Day 5... In a nutshell:
1. An anonymous good friend donated money in January for the Malindza refugee camp borehole to be fixed. They hadn't had water in over a year and the refugees arrive from central Africa with cholera, malaria, dysentery and other diseases where sanitation and hygiene are extremely important. We bought the new pump and there was water flowing. But then a bit storm hit. The tanks shifted since they weren't completely full yet and the wind was fierce. They dislodged from their pipelines and now there are leakages everywhere. I panicked. The amount of money to properly replace the pipelines was a LOT. I did a hail Mary and reached out to an amazing friend who works here in Swaziland on the water crisis. Seth agreed to take over the entire refugee camp crisis and promised not to leave the site until it was up to his organization's standards. I met Seth because of a beautiful amazing friend of mine, Katie, who was his photographer and who has since died of cancer. It's amazing the connections the world spins for all of the right things to fall in place at the right time. GRATEFUL FOR SETH and his organization - The Thirst Project! Heart full.

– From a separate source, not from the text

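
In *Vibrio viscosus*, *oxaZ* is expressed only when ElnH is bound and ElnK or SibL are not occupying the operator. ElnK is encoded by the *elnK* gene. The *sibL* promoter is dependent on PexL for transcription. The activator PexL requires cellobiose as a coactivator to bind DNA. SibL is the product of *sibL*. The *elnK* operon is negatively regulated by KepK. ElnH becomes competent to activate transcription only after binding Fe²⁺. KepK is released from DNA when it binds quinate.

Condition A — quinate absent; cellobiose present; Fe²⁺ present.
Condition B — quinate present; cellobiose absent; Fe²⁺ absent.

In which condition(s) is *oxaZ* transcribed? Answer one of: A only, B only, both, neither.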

|Tanks that cannot fill due to leakages|
|Leaks in all of the pipework do to being dislodged during a storm|
|The water the children will drink from a creek during the meantime until Thirst Project is able to save the day.|
2. Super thankful for our donors enabling us to provide free popup clinics. We had kids faking coughs and fighting over our DPH (Nyquil). We had people with "headaches" who just wanted Tylenol. I don't blame them. You likely have a cabinet full of first aid stuff. What happens when you experience stomach problems, severe headaches, eczema, cold/cough/flu and you have no medicine to help your symptoms. It's not lost on me that the 500 people we saw did not indeed currently have a headache or a cough, but I am happy we could provide them with relief when inevitably they did. I kept giggling about my husband's "man-colds" that basically knock him unconscious and require surgery/medication/lobotomy to heal... for all of the man-cold people in line, and everyone else, you're welcome for your Tylenol. ;)

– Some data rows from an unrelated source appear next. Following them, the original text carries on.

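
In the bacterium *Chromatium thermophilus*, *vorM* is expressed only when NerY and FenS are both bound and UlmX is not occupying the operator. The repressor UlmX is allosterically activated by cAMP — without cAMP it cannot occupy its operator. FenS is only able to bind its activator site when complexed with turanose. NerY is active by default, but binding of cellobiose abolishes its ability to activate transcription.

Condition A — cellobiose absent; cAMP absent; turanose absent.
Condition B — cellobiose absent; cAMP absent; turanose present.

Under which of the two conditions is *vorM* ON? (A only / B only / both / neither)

B only

Condition A:
Cellobiose is absent, so NerY is active.
cAMP is absent, so UlmX is inactive.
Turanose is absent, so FenS is inactive.
Required activator FenS is absent, so *vorM* is not transcribed.
→ *vorM* is OFF in A.
Condition B:
Cellobiose is absent, so NerY is active.
cAMP is absent, so UlmX is inactive.
Turanose is present, so FenS is active.
No repressor is bound and NerY and FenS are active, so *vorM* is transcribed.
→ *vorM* is ON in B.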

3. But we also had people at our clinics with severe situations. For instance we had a 3 year old girl who had a wound in her leg (we still don't know how - playing?) and a worm entered and started to live/grow there. Nothing disgusts me. During my PhD program I worked with human feces for 6 years. Vomit, no problem. A visible worm growing and moving just under the skin of a 3 year old? I tried to channel my husband and keep the best poker face I could while I secretly shuddered inside.
4. We also had a 12 year girl who was HIV positive and was rejecting the 2nd line of drugs. In America this wouldn't be a big deal because we have over 20 lines of drugs, but in Swaziland there are only two. So now this sweet angel will slowly die an icky death and the reason she rejected her drugs so soon? She lacked food to take the medication properly. I know it is putting a bandaid on cancer, but after the clinic (so others wouldn't see) we drove around the area in search of her house (it turns out it was "just past the tree and the rock on the other side") to offer her the leftover beans and soup that were in our trunk.

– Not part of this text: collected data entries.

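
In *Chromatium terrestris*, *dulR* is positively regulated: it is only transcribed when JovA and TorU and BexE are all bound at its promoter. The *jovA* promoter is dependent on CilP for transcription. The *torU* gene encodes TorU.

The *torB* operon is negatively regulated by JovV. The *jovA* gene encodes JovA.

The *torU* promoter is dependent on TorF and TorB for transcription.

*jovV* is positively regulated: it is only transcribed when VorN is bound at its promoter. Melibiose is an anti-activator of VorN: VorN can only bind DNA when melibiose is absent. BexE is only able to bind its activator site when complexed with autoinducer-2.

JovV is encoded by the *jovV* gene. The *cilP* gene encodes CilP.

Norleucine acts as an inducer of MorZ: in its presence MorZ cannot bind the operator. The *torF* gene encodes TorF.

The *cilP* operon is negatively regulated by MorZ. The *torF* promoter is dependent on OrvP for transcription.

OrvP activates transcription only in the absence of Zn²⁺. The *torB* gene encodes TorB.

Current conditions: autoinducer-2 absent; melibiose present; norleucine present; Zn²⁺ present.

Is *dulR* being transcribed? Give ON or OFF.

OFF

Norleucine is present, so MorZ is inactive.
With no repressor bound, *cilP* is transcribed.
So CilP is produced and active.
No repressor is bound and CilP is active, so *jovA* is transcribed.
So JovA is produced and active.
Zn²⁺ is present, so OrvP is inactive.
Required activator OrvP is absent, so *torF* is not transcribed.
So TorF is not produced.
Melibiose is present, so VorN is inactive.
Required activator VorN is absent, so *jovV* is not transcribed.
So JovV is not produced.
With no repressor bound, *torB* is transcribed.
So TorB is produced and active.
Required activator TorF is absent, so *torU* is not transcribed.
So TorU is not produced.
Autoinducer-2 is absent, so BexE is inactive.
Required activator TorU is absent, so *dulR* is not transcribed.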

5. We had a couple more highlights like one of my best friends Kristen Lee and her friends make Days for Girls reusable sanitary pads that were a highlight at the clinic. 50 pad kits (all we had room for this trip in our suitcases) were gone within minutes. Similarly with our sanitized and recycled used hotel soaps. Poof. Gone. And the kids were sniffing the soaps and commenting on how "fresh and clean" they would smell after bathing. Tiny used hotel soaps.